With the PBR set for 9 December, it will be interesting to see what changes the Chancellor makes to help struggling contractors, operating either via their own limited company or through umbrella companies.

Unfortunately, I don’t see the Chancellor providing any early Christmas presents to us. With the country in debt for approximately £200 billion, it’s inevitable that the Chancellor is going to have to use his speech to tell us that we are all going to have to pay more to bail out the country. The question is, will contractors have to pay a disproportionate amount?

A few predictions:

VAT provides a vast source of revenue for the government and I wouldn’t be surprised if this is increased to 20%. This could provided additional revenue for contractors who have registered under the terms of the Flat Rate VAT scheme – so potentially good news!

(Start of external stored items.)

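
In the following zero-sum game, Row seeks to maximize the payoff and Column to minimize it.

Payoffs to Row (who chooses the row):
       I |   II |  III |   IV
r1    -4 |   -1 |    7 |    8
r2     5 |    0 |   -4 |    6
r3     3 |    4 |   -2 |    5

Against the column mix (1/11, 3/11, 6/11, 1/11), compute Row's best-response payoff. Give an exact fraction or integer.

r1: (-4)·(1/11) + (-1)·(3/11) + (7)·(6/11) + (8)·(1/11) = 43/11.
r2: (5)·(1/11) + (0)·(3/11) + (-4)·(6/11) + (6)·(1/11) = -13/11.
r3: (3)·(1/11) + (4)·(3/11) + (-2)·(6/11) + (5)·(1/11) = 8/11.
The best pure response is r1 with expected payoff 43/11.

43/11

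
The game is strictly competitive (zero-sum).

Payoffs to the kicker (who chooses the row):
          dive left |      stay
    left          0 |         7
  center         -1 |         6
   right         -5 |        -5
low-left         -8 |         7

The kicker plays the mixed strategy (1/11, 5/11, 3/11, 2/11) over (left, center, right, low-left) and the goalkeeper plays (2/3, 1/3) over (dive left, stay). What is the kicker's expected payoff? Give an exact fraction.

-12/11

Against (2/3, 1/3), each row's expected payoff is left: 7/3; center: 4/3; right: -5; low-left: -3.
Taking the (1/11, 5/11, 3/11, 2/11)-weighted average: (1/11)·(7/3) + (5/11)·(4/3) + (3/11)·(-5) + (2/11)·(-3) = -12/11.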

Restriction of company losses – If the government restricted losses so that they cannot carried forward and used to reduce future profits, when times improve, all limited companies would be required to pay more tax.

NIC increases – It would seem logical that we will see an increases in NIC. My guess is that the employer rate will remain as is at 12.8%, but an increase to the rate payable by employees earning above the higher rate. At present, NIC is payable by these employees at 1% on the top slice of their income. How high would the Chancellor go – 2.5 or 3%? This will impact more on umbrella contractors, as those running their own business can still use dividends to reduce their overall tax bill (subject to IR35).

So how will it be for contractors? Overall I see the Chancellor taking his pound of flesh equally from employed contractors as well as those running their own businesses. Therefore, the gap between umbrella contractors and limited companies will remain equal. However, the “net” income earned by both groups each will, unfortunately, go down.